Twenty years later, on a trip to Israel, Joel found the determination to pursue his father’s story. “I had a duty to tell this story,” he says. “You do it for those who died and for those who cannot speak.” Upon returning to the States, he sat and watched his father’s 21-year-old video testimony. He also conducted his own interviews with his father.
“It was hard for me, but my dad just wanted to keep talking,” he says. Nathan’s father had been murdered in 1939 by the Nazis in Poland. His wife was left widowed with five young children. An escape from Poland was futile; no one would let a Jewish woman with young children pass without suspicion. But Nathan set off, alone, sneaking in and out of three ghettos. He obtained papers bearing the name of a dead Christian boy and found work as an apprentice in a shoe shop, and later a farm, all the while playing the role of an orphaned Pole. After an altercation with a German soldier, he was placed in two concentration camps until the end of the war through early 1945. From age nine to 15, he was on his own without help throughout most of the Holocaust.
And still, with all the information he had collected, it was hard for Joel, a business litigation attorney, to work on the book until the COVID-19 lockdowns. He began writing, drawing upon his learning as an undergraduate political science major at UC San Diego to research deeper into the Holocaust. He also incorporated historical sources to situate his father’s experience within the larger context of the Holocaust. He finished the first draft of the book within six months.

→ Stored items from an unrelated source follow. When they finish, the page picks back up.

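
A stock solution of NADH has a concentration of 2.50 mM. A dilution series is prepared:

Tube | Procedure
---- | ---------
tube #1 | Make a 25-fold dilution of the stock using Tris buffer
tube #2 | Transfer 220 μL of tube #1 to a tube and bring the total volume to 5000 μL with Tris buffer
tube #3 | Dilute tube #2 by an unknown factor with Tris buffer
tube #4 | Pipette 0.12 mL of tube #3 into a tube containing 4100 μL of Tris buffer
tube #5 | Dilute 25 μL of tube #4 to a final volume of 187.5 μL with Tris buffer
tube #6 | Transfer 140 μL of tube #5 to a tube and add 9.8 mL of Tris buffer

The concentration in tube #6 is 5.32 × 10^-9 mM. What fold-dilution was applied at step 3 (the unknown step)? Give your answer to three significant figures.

44.2-fold

Step 1: 25-fold → factor 25
Step 2: 220 μL brought to 5000 μL → factor 5000/220 = 22.727
Step 3: unknown factor x
Step 4: 0.12 mL + 4100 μL = 4.22 mL total → factor 4.22/0.12 = 35.167
Step 5: 25 μL brought to 187.5 μL → factor 187.5/25 = 7.5
Step 6: 140 μL + 9.8 mL = 9940 μL total → factor 9940/140 = 71
Product of known-step factors = 1.064 × 10^7
Overall factor = 2.50 mM / (5.32 × 10^-9 mM) = 4.6992 × 10^8
x = 4.6992 × 10^8 / 1.064 × 10^7 = 44.2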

Joel hopes that his book will be used as an artifact to combat dismissive and false narratives about the Holocaust. “The further in time we get from genocide, as first-hand witnesses die, people forget what happened,” he says. “I’m preserving my family history for future generations so no one will forget.” He also hopes the story of his father’s heroic resistance in the face of evil will inspire others.